Sudden death is a significant problem in adult patients with SCD, but the etiology is unknown and likely multifactorial.²  Chronic fibrotic change in both the conduction system and smaller coronary arteries was found in an autopsy specimen from a patient with SCD who died suddenly.⁸  Could ECV and diastolic dysfunction found in this study be related to fibrotic changes found in this autopsy specimen? Niss and colleagues found that ECV and diastolic dysfunction were both associated with severity of anemia and cardiac chamber size, which is consistent with the Berk-SS mouse model. However, neither the “number of painful events” nor acute chest episodes were associated with ECV or diastolic dysfunction, both of which are thought to be associated with microvascular occlusion. Although this raises more questions about etiology and pathophysiology, this is an important first step toward characterizing and better understanding diastolic dysfunction and the reason it is an independent risk factor for mortality. Figure 2 of the article by Niss et al (see figure panel B) is an important and sobering graphic. The ECV quantification in SCD patients is surpassed only by measurements at the site of myocardial infarction (MI) in patients who have suffered acute MI.

There are important clinical aspects related to T1 mapping in this population. Myocardial iron deposition affects T1 relaxation measurements by lowering native T1 relaxation time, which may lead to an underestimation of myocardial fibrosis. Myocardial iron deposition is rare in SCD, even in chronically transfused patients.⁹  Use of gadolinium-based contrast agents has generally been avoided in SCD patients due to preexisting renal dysfunction in SCD; however, with adequate prescreening of renal function, complications can be avoided. The theoretical concern for increased pain crisis frequency after gadolinium administration has not been supported in clinical studies but should be tracked and reported.¹  Therefore, ECV quantification using gadolinium-based T1 mapping can be used as a biomarker of chronic myocardial disease, followed longitudinally, and is noninvasive and radiation free.
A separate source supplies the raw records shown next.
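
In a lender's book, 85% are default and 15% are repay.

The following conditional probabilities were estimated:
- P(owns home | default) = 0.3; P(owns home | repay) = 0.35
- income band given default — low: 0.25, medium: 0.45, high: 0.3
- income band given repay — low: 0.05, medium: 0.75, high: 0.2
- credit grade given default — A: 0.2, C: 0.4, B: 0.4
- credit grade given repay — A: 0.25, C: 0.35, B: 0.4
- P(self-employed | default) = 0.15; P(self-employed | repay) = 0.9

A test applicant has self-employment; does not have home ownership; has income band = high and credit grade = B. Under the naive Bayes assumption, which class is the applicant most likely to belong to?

default

default: 0.85 × (1−0.3) × 0.3 × 0.4 × 0.15 = 0.01071
repay: 0.15 × (1−0.35) × 0.2 × 0.4 × 0.9 = 0.00702
Highest score → default.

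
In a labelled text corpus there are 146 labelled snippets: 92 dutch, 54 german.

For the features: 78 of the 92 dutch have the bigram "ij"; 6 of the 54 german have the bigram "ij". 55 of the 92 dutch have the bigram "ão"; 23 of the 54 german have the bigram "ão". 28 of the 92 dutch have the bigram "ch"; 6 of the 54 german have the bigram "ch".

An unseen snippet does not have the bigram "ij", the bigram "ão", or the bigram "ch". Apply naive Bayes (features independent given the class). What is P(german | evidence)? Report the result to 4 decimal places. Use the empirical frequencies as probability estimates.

0.8621

dutch: (92/146) × (14/92) × (37/92) × (64/92) ≈ 0.0268276
german: (54/146) × (48/54) × (31/54) × (48/54) ≈ 0.167766
P(german | x) = 0.167766 / 0.1945936 ≈ 0.8621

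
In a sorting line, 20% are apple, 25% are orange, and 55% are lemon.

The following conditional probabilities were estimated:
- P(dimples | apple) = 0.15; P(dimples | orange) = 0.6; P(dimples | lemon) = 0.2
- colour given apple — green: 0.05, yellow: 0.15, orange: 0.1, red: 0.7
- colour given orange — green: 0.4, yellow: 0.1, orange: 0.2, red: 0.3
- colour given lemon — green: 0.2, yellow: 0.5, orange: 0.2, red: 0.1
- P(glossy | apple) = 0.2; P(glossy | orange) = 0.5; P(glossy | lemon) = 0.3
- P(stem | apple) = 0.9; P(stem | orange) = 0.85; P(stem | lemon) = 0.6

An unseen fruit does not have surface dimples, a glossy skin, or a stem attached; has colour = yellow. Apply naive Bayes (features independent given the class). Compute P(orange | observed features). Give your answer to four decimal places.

0.0116

apple: 0.2 × (1−0.15) × 0.15 × (1−0.2) × (1−0.9) = 0.00204
orange: 0.25 × (1−0.6) × 0.1 × (1−0.5) × (1−0.85) = 0.00075
lemon: 0.55 × (1−0.2) × 0.5 × (1−0.3) × (1−0.6) = 0.0616
P(orange | x) = 0.00075 / 0.06439 ≈ 0.0116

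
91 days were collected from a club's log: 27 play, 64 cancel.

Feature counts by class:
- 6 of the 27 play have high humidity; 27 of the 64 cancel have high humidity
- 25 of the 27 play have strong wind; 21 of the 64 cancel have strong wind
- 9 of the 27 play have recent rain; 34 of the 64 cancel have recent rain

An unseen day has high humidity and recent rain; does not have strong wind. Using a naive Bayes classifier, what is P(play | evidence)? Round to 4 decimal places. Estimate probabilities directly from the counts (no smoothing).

0.0151

play: (27/91) × (6/27) × (2/27) × (9/27) ≈ 0.001628
cancel: (64/91) × (27/64) × (43/64) × (34/64) ≈ 0.105903
P(play | x) = 0.001628 / 0.107531 ≈ 0.0151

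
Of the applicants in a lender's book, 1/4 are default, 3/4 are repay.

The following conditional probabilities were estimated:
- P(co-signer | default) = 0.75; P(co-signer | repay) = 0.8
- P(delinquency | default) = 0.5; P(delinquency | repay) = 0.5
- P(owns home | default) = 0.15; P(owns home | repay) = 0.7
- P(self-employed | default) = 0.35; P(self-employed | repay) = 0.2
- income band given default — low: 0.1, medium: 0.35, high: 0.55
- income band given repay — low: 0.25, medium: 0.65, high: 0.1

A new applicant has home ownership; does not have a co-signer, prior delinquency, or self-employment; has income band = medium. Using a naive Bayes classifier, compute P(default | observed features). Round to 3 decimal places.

0.038

default: 0.25 × (1−0.75) × (1−0.5) × 0.15 × (1−0.35) × 0.35 = 0.00106640625
repay: 0.75 × (1−0.8) × (1−0.5) × 0.7 × (1−0.2) × 0.65 = 0.0273
P(default | x) = 0.00106640625 / 0.02836640625 ≈ 0.038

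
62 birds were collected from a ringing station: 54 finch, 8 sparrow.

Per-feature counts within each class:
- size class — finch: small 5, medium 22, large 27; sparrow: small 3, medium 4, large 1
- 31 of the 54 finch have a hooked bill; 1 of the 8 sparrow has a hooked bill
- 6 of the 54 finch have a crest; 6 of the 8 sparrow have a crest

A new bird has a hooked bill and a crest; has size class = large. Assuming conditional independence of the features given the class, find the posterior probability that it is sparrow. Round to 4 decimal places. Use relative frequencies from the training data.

finch: (54/62) × (27/54) × (31/54) × (6/54) ≈ 0.0277778
sparrow: (8/62) × (1/8) × (1/8) × (6/8) ≈ 0.0015121
P(sparrow | x) = 0.0015121 / 0.0292899 ≈ 0.0516

0.0516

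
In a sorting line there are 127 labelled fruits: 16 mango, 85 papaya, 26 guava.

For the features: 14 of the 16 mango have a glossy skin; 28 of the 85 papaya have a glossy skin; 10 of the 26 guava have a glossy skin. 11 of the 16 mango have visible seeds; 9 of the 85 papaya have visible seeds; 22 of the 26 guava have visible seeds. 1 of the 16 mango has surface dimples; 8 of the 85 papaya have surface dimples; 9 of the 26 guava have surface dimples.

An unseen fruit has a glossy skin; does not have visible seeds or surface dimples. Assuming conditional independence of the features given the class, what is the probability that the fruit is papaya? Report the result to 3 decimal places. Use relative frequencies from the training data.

mango: (16/127) × (14/16) × (5/16) × (15/16) ≈ 0.0322958
papaya: (85/127) × (28/85) × (76/85) × (77/85) ≈ 0.178575
guava: (26/127) × (10/26) × (4/26) × (17/26) ≈ 0.00792061
P(papaya | x) = 0.178575 / 0.21879141 ≈ 0.816

0.816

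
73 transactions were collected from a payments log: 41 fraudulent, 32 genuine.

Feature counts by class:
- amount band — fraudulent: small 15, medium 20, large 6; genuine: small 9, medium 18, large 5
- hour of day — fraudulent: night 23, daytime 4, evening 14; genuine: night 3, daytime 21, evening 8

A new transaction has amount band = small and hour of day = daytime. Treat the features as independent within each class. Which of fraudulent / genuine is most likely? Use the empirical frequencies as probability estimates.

fraudulent: (41/73) × (15/41) × (4/41) ≈ 0.0200468
genuine: (32/73) × (9/32) × (21/32) ≈ 0.0809075
Highest score → genuine.

genuine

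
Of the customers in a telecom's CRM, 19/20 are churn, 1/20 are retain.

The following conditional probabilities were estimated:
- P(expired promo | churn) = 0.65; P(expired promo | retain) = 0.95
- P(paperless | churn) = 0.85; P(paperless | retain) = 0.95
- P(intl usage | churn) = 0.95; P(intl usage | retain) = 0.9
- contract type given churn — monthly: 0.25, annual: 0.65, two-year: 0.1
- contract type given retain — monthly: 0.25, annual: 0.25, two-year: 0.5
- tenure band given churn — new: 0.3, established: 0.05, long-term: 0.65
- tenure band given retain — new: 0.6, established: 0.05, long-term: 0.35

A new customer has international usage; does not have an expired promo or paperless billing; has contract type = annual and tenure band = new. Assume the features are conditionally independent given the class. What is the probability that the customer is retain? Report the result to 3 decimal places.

0.002

churn: 0.95 × (1−0.65) × (1−0.85) × 0.95 × 0.65 × 0.3 = 0.00923934375
retain: 0.05 × (1−0.95) × (1−0.95) × 0.9 × 0.25 × 0.6 = 0.000016875
P(retain | x) = 0.000016875 / 0.00925621875 ≈ 0.002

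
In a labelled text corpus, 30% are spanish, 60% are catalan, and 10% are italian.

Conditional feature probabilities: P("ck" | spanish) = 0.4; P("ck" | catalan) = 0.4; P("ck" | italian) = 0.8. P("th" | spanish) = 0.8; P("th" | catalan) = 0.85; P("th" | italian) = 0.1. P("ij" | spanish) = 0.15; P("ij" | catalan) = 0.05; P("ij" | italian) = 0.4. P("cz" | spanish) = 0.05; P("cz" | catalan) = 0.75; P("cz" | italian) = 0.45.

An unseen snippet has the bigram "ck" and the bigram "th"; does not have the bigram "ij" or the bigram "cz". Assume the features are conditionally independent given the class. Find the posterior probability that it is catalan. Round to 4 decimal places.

0.3767

spanish: 0.3 × 0.4 × 0.8 × (1−0.15) × (1−0.05) = 0.07752
catalan: 0.6 × 0.4 × 0.85 × (1−0.05) × (1−0.75) = 0.04845
italian: 0.1 × 0.8 × 0.1 × (1−0.4) × (1−0.45) = 0.00264
P(catalan | x) = 0.04845 / 0.12861 ≈ 0.3767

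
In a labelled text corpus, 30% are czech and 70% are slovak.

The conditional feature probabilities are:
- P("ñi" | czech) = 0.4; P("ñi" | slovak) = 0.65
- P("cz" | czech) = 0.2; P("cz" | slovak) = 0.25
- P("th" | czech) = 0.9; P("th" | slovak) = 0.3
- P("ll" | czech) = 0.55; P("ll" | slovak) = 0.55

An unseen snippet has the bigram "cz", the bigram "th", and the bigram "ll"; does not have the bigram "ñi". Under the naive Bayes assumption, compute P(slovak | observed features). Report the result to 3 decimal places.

0.362

czech: 0.3 × (1−0.4) × 0.2 × 0.9 × 0.55 = 0.01782
slovak: 0.7 × (1−0.65) × 0.25 × 0.3 × 0.55 = 0.01010625
P(slovak | x) = 0.01010625 / 0.02792625 ≈ 0.362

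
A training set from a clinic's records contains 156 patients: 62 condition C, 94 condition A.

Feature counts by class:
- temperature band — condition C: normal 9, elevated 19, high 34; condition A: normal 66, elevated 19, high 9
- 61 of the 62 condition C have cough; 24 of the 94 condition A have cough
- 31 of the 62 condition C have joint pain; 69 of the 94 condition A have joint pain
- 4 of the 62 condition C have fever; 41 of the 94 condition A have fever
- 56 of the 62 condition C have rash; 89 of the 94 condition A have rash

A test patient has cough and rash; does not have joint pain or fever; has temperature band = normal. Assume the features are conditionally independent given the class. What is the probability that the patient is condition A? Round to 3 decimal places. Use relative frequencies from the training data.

0.390

condition C: (62/156) × (9/62) × (61/62) × (31/62) × (58/62) × (56/62) ≈ 0.0239805
condition A: (94/156) × (66/94) × (24/94) × (25/94) × (53/94) × (89/94) ≈ 0.0153365
P(condition A | x) = 0.0153365 / 0.039317 ≈ 0.390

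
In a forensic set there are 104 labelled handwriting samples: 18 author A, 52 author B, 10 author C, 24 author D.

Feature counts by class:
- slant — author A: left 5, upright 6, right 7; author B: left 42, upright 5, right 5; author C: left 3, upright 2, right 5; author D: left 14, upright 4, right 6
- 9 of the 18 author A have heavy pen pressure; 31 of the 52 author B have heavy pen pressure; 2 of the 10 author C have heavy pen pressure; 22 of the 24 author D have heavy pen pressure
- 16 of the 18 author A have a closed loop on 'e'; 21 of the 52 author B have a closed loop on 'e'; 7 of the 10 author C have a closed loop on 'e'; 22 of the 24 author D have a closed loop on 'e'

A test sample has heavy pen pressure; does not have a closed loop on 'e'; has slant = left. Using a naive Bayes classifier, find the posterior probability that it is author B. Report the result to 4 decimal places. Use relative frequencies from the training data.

0.9072

author A: (18/104) × (5/18) × (9/18) × (2/18) ≈ 0.00267094
author B: (52/104) × (42/52) × (31/52) × (31/52) ≈ 0.143527
author C: (10/104) × (3/10) × (2/10) × (3/10) ≈ 0.00173077
author D: (24/104) × (14/24) × (22/24) × (2/24) ≈ 0.0102831
P(author B | x) = 0.143527 / 0.15821181 ≈ 0.9072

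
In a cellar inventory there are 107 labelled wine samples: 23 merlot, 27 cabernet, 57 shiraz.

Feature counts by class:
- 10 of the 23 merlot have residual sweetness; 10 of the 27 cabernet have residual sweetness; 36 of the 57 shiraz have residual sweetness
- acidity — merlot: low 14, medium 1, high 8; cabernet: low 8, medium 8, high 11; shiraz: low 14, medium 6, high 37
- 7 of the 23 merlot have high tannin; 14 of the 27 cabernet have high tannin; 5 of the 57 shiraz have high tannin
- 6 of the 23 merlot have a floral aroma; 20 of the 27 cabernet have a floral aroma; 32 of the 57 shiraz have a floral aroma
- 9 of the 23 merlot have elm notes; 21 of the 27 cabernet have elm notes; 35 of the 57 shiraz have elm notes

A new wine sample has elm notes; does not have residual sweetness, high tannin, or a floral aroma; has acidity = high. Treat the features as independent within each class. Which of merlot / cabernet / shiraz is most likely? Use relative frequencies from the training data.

shiraz

merlot: (23/107) × (13/23) × (8/23) × (16/23) × (17/23) × (9/23) ≈ 0.00850256
cabernet: (27/107) × (17/27) × (11/27) × (13/27) × (7/27) × (21/27) ≈ 0.00628439
shiraz: (57/107) × (21/57) × (37/57) × (52/57) × (25/57) × (35/57) ≈ 0.0313004
Highest score → shiraz.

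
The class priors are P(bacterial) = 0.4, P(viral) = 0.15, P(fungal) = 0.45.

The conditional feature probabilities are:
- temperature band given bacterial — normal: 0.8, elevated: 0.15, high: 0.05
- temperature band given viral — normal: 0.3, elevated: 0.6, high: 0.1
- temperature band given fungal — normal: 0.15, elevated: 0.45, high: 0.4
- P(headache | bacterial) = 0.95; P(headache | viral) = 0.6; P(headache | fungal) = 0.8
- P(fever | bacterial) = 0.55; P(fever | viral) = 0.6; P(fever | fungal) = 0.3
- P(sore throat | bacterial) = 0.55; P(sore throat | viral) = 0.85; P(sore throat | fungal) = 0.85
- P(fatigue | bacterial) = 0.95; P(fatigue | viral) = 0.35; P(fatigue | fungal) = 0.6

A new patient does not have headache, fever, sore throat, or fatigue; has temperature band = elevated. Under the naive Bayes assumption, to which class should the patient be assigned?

bacterial: 0.4 × 0.15 × (1−0.95) × (1−0.55) × (1−0.55) × (1−0.95) = 0.000030375
viral: 0.15 × 0.6 × (1−0.6) × (1−0.6) × (1−0.85) × (1−0.35) = 0.001404
fungal: 0.45 × 0.45 × (1−0.8) × (1−0.3) × (1−0.85) × (1−0.6) = 0.001701
Highest score → fungal.

fungal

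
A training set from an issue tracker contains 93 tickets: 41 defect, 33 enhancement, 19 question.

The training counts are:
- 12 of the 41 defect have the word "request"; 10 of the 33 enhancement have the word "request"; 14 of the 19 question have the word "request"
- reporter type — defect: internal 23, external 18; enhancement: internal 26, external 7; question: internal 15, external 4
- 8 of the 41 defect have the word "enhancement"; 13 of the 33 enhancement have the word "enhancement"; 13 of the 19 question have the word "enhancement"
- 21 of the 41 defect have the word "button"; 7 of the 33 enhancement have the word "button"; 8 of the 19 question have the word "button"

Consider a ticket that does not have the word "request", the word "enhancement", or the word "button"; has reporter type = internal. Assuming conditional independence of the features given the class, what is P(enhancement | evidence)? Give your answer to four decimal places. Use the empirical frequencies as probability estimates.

defect: (41/93) × (29/41) × (23/41) × (33/41) × (20/41) ≈ 0.0686808
enhancement: (33/93) × (23/33) × (26/33) × (20/33) × (26/33) ≈ 0.0930422
question: (19/93) × (5/19) × (15/19) × (6/19) × (11/19) ≈ 0.00776
P(enhancement | x) = 0.0930422 / 0.169483 ≈ 0.5490

0.5490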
As survival has improved in patients with SCD and we transition pediatric patients to adult hematology centers, chronic complications of hemolysis, inflammation, microvascular occlusion, ischemia, and reperfusion are coming to bear. Treatment for cardiac fibrosis and diastolic function remain challenging. Cardiac T1 mapping would allow us to monitor progression of fibrosis and its response to current therapies such as hydroxyurea, transfusion, and more recent therapeutic agents modulating erythrocyte adhesion and oxygen dissociation.